Trotz heißer Sommer in den vergangenen Jahren ist der Niederschlag im Schnitt gleich geblieben. Er liegt bei 850 Millimeter pro Jahr mit 470 in der Vegetationszeit. 2020 sei ein normaler Sommer gewesen mit kühleren niederschlagsreichen Perioden im August. Negativ zu sehen ist, dass der Stickstoffeintrag seit Jahrzehnten unverändert hoch ist. Den verursache die landwirtschaftliche Tierhaltung und die Industrie, der Verkehr und die Energiewirtschaft durch Verbrennung. Außerdem hat der Fichtenbestand einen Sättigungszustand erreicht. So kann der eingetragene Stickstoff vom System nicht mehr aufgenommen werden und wird mit dem Sickerwasser ausgetragen.

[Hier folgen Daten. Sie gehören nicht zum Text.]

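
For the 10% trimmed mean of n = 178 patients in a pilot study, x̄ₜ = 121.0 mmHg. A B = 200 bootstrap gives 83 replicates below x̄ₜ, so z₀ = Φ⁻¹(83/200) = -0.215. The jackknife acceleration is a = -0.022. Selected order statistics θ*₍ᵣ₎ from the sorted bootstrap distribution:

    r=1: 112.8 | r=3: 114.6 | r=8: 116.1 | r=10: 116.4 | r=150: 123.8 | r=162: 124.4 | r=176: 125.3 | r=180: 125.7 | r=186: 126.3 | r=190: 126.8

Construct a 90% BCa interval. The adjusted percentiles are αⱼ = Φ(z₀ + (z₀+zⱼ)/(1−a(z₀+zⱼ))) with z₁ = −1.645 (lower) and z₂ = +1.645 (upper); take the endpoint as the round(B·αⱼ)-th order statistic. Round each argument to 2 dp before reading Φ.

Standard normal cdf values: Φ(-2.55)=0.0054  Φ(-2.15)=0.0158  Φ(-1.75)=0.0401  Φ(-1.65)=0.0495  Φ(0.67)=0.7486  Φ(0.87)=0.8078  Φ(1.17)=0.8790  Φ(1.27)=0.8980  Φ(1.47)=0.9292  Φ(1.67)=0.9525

(114.6, 125.3)

Lower: z₀ + z₁ = -0.215 + (-1.645) = -1.860; 1 − a(z₀+z₁) = 1 − (-0.022)(-1.860) = 0.9591; argument = -0.215 + (-1.860)/0.9591 = -2.1544 → -2.15.
α₁ = Φ(-2.15) = 0.0158; rank = round(200 × 0.0158) = 3; θ*₍3₎ = 114.6.
Upper: z₀ + z₂ = 1.430; 1 − a(z₀+z₂) = 1.0315; argument = 1.1714 → 1.17; α₂ = 0.8790; rank = 176; θ*₍176₎ = 125.3.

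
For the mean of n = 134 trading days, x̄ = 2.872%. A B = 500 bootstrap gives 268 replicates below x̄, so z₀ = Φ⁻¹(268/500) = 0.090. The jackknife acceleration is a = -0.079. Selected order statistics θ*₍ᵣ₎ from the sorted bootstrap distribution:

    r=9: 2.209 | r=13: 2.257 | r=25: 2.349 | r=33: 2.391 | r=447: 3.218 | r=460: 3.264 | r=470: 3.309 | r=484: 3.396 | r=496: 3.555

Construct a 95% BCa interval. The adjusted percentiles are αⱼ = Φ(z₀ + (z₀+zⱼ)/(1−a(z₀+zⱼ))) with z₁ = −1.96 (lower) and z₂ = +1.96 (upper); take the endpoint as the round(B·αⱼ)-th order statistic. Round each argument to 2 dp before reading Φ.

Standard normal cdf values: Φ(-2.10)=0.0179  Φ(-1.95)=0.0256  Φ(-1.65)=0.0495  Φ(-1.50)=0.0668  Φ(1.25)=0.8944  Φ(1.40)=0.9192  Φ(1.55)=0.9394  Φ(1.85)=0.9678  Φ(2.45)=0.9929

Lower: z₀ + z₁ = 0.090 + (-1.960) = -1.870; 1 − a(z₀+z₁) = 1 − (-0.079)(-1.870) = 0.8523; argument = 0.090 + (-1.870)/0.8523 = -2.1041 → -2.10.
α₁ = Φ(-2.10) = 0.0179; rank = round(500 × 0.0179) = 9; θ*₍9₎ = 2.209.
Upper: z₀ + z₂ = 2.050; 1 − a(z₀+z₂) = 1.1620; argument = 1.8543 → 1.85; α₂ = 0.9678; rank = 484; θ*₍484₎ = 3.396.

(2.209, 3.396)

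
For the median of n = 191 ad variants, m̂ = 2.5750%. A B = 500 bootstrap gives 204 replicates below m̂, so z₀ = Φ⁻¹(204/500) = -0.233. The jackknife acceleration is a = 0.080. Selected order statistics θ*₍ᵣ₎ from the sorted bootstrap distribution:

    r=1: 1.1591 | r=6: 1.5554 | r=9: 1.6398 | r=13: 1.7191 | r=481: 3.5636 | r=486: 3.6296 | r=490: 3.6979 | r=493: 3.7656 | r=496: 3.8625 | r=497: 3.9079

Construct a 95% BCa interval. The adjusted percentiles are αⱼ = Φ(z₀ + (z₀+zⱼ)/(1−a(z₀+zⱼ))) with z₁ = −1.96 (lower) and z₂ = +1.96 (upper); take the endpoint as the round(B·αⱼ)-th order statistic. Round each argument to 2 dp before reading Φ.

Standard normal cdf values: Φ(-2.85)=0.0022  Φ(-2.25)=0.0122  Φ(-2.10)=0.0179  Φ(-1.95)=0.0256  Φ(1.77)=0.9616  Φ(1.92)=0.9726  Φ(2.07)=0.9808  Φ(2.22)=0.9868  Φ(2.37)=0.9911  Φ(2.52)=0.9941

(1.6398, 3.5636)

Lower: z₀ + z₁ = -0.233 + (-1.960) = -2.193; 1 − a(z₀+z₁) = 1 − (0.080)(-2.193) = 1.1754; argument = -0.233 + (-2.193)/1.1754 = -2.0987 → -2.10.
α₁ = Φ(-2.10) = 0.0179; rank = round(500 × 0.0179) = 9; θ*₍9₎ = 1.6398.
Upper: z₀ + z₂ = 1.727; 1 − a(z₀+z₂) = 0.8618; argument = 1.7709 → 1.77; α₂ = 0.9616; rank = 481; θ*₍481₎ = 3.5636.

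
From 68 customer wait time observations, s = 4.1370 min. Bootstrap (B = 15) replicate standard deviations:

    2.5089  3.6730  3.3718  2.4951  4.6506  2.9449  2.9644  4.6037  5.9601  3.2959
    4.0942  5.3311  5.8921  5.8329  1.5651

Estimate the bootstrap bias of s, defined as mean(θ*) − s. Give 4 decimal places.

bias = −0.1914

mean(θ*) = (2.5089 + 3.6730 + 3.3718 + 2.4951 + 4.6506 + 2.9449 + 2.9644 + 4.6037 + 5.9601 + 3.2959 + 4.0942 + 5.3311 + 5.8921 + 5.8329 + 1.5651) / 15 = 3.94559
bias = 3.94559 − 4.1370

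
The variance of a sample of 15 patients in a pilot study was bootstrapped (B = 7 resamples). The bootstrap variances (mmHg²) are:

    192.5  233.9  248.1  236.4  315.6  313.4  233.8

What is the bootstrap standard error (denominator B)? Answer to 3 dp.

SE* = 41.849

Bootstrap SE is the standard deviation of the 7 replicate variances.
Mean of replicates: (192.5 + 233.9 + 248.1 + 236.4 + 315.6 + 313.4 + 233.8) / 7 = 1773.7000 / 7 = 253.3857
Sum of squared deviations: (−60.8857)² + (−19.4857)² + (−5.2857)² + (−16.9857)² + (+62.2143)² + (+60.0143)² + (−19.5857)² = 12259.1486
Variance = 12259.1486 / 7 = 1751.3069
SE* = √1751.3069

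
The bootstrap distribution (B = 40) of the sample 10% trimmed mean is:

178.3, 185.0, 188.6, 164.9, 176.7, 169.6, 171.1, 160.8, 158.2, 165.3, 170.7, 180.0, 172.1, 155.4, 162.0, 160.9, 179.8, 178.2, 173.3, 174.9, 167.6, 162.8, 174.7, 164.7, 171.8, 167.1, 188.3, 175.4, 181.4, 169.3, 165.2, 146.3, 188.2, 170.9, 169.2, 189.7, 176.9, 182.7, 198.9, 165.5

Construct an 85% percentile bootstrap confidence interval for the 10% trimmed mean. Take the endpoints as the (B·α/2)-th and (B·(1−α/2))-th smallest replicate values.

Sorted replicates: 146.3, 155.4, 158.2, 160.8, 160.9, 162.0, 162.8, 164.7, 164.9, 165.2, 165.3, 165.5, 167.1, 167.6, 169.2, 169.3, 169.6, 170.7, 170.9, 171.1, 171.8, 172.1, 173.3, 174.7, 174.9, 175.4, 176.7, 176.9, 178.2, 178.3, 179.8, 180.0, 181.4, 182.7, 185.0, 188.2, 188.3, 188.6, 189.7, 198.9
α = 0.15; lower rank = 40 × 0.075 = 3; upper rank = 40 × 0.925 = 37.
The 3rd smallest replicate is 158.2; the 37th is 188.3.

(158.2, 188.3)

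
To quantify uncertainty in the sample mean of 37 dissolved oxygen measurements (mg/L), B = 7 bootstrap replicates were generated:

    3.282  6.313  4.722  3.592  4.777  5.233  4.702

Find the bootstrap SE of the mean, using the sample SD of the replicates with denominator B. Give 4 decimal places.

Bootstrap SE is the standard deviation of the 7 replicate means.
Mean of replicates: (3.282 + 6.313 + 4.722 + 3.592 + 4.777 + 5.233 + 4.702) / 7 = 32.62100 / 7 = 4.66014
Sum of squared deviations: (−1.37814)² + (+1.65286)² + (+0.06186)² + (−1.06814)² + (+0.11686)² + (+0.57286)² + (+0.04186)² = 6.11954
Variance = 6.11954 / 7 = 0.87422
SE* = √0.87422

SE* = 0.9350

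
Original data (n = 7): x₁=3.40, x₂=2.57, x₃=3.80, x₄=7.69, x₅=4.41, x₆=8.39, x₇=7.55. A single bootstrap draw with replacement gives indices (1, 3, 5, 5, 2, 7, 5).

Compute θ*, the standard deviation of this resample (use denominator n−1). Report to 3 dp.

Resample values: 3.40, 3.80, 4.41, 4.41, 2.57, 7.55, 4.41.
Mean = 4.3643; sum of squared deviations = 14.6228
s² = 14.6228 / 6 = 2.4371
s = √2.4371 = 1.561

θ* = 1.561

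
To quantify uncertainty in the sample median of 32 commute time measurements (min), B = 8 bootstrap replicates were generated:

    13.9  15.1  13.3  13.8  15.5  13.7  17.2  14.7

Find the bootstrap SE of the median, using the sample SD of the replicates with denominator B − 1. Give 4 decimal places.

SE* = 1.2784

Bootstrap SE is the standard deviation of the 8 replicate medians.
Mean of replicates: (13.9 + 15.1 + 13.3 + 13.8 + 15.5 + 13.7 + 17.2 + 14.7) / 8 = 117.20000 / 8 = 14.65000
Sum of squared deviations: (−0.75000)² + (+0.45000)² + (−1.35000)² + (−0.85000)² + (+0.85000)² + (−0.95000)² + (+2.55000)² + (+0.05000)² = 11.44000
Variance = 11.44000 / 7 = 1.63429
SE* = √1.63429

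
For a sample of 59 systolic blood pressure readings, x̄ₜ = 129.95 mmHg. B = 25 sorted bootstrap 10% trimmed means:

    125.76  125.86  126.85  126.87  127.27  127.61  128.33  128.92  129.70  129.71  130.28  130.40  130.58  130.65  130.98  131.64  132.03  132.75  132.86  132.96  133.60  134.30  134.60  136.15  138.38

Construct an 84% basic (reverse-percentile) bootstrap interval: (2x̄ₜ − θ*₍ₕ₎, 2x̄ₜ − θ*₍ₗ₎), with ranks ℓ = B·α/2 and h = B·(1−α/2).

Percentile endpoints at ranks 2 and 23: θ*₍2₎ = 125.86, θ*₍23₎ = 134.60.
Basic interval reflects these around x̄ₜ:
  lower = 2 × 129.95 − 134.60 = 125.30
  upper = 2 × 129.95 − 125.86 = 134.04

(125.30, 134.04)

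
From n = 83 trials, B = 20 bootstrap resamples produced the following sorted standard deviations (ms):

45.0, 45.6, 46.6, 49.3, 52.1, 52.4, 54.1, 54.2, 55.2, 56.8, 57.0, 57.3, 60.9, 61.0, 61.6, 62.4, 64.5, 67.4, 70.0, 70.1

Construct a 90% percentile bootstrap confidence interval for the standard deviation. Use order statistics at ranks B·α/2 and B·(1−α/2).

(45.0, 70.0)

α = 0.10; lower rank = 20 × 0.050 = 1; upper rank = 20 × 0.950 = 19.
The 1st smallest replicate is 45.0; the 19th is 70.0.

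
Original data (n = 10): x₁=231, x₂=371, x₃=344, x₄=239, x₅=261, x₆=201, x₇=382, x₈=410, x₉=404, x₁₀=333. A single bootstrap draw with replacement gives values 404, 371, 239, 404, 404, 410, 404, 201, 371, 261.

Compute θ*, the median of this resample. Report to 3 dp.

Sorted: 201, 239, 261, 371, 371, 404, 404, 404, 404, 410
Median = average of the two middle values = 387.500

θ* = 387.500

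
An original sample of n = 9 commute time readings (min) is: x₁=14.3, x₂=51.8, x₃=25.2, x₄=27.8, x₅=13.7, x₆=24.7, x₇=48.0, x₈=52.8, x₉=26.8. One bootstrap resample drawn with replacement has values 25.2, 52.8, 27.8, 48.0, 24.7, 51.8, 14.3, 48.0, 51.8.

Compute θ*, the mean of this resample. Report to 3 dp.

Mean = (25.2 + 52.8 + 27.8 + 48.0 + 24.7 + 51.8 + 14.3 + 48.0 + 51.8) / 9 = 344.40 / 9 = 38.267

θ* = 38.267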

Schwierig für den Höglwald mit seinem außerordentlich hohen und rund 110 Jahre alten Fichtenbestand waren in letzter Zeit zudem nicht nur der Borkenkäfer, sondern auch die vielen Orkane. Trotzdem ist Ralf Gang positiv: „Sicherlich sind mit Sturm Sabine am 9. Februar viele Bäume gefallen, es war aber bei uns trotzdem noch erträglich, ebenso die Trockenjahre. Unseren Wäldern hier geht es im Vergleich zu denen in Oberfranken recht gut.“
Im Frankenwald und im Fichtelgebirge beispielsweise sei es wesentlich trockener und man hatte dort auf großen Flächen Ausfälle und Borkenkäfer. Das sei umso schlimmer, weil der Holzmarkt am Boden sei und die Holzpreise kaum die Kosten deckten. „Wir müssen alle daran arbeiten, dass wir den Wald in einen klimarelevanten Mischwald umbauen“, fügt der Bereichsleiter hinzu. Das werde gerade stark vorangetrieben. Man brauche unter diesen Bedingungen wieder mehr Laubbäume, damit der Wald nicht zu anfällig werde. Und auch diese Anpassung wird die Waldklimastation dokumentieren.
Die Wetterdaten des Höglwaldes können Interessierte aktuell im Internet unter www.fovgis.bayern.de/wks/ einsehen.